74. On November 9, 2023, Ramirez sent an e-mail to the IRS, FBI, Texas, California, and New York Attorney Generals, various “Lloyds Counsels,” “Clients Counsels,” and “LAPIA’s Client” stating that he has a responsibility to appoint agents to accept lawsuits in Texas and California on behalf of Certain Underwriters at Lloyds London and Certain Underwriters of Lloyds London because he owns those entities. This demonstrates Ramirez’s intention to create confusion for entities insured through the Lloyd’s market.

80. Ramirez’s intent is clear from his actions. Ramirez filed a frivolous lawsuit against Raizner Slania LLP and Andrew Slania, the law firm that shared a client with Ramirez. That lawsuit was dismissed. Ramirez then refiled the same lawsuit in Harris County Justice Court against Raizer Slania, LLP and Andrew Slania, adding Certain Underwriters at Lloyd[‘]s London as parties.

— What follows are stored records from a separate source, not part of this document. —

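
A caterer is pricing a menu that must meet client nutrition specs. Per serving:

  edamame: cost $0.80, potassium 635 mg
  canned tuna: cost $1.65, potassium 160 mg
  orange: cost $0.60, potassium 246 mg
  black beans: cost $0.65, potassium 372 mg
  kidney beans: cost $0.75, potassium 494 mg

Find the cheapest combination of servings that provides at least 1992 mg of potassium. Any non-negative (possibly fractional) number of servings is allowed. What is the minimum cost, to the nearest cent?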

81. On November 9, 2023, Ramirez sent an e-mail to a number of federal and state government officials alleging Lloyd’s was “not authorized in many states to transact business for over 30 years.” The e-mail also states that “Certain Underwriter[s] at Lloyd[‘]s London and Kevin Hromas and Associates have performed illegally together for over 10 years in Texas deceiving Policyholders, Public Insurance Adjusters, Courts, Judges/Umpires, etc., some might consider this as Racketeer Influenced and Corrupt Organizations Act (RICO).” (emphasis in original removed).

82. Ramirez sent this e-mail not only to various government officials, he also sent the e-mail to multiple private citizens, including attorneys at the law firms Donato, Brown, Pool, & Moehlmann, Martin, Disiere, Jefferson, & Wisdom, Raizner Slania LLP, Mendes & Mount LLP, and Foley & Lardner LLP, and to employees of BNC Equities, a Dallas real estate investment and property management company, and unidentified individuals with Gmail, Yahoo, and AOL e-mail addresses, respectively.

The allegations in this lawsuit by a very worthy and longstanding player in the insurance industry are the types of actions that should cause any state department of insurance to conduct an immediate investigation into the fitness and competency of a public adjuster.

Thought For The Day

The best way to find yourself is to lose yourself in the service of others.

—Mahatma Gandhi

1 Lloyd’s America v. Ramirez, No. 4:23-cv-04306 (S.D. Tex. [Complaint filed Nov. 15, 2023]).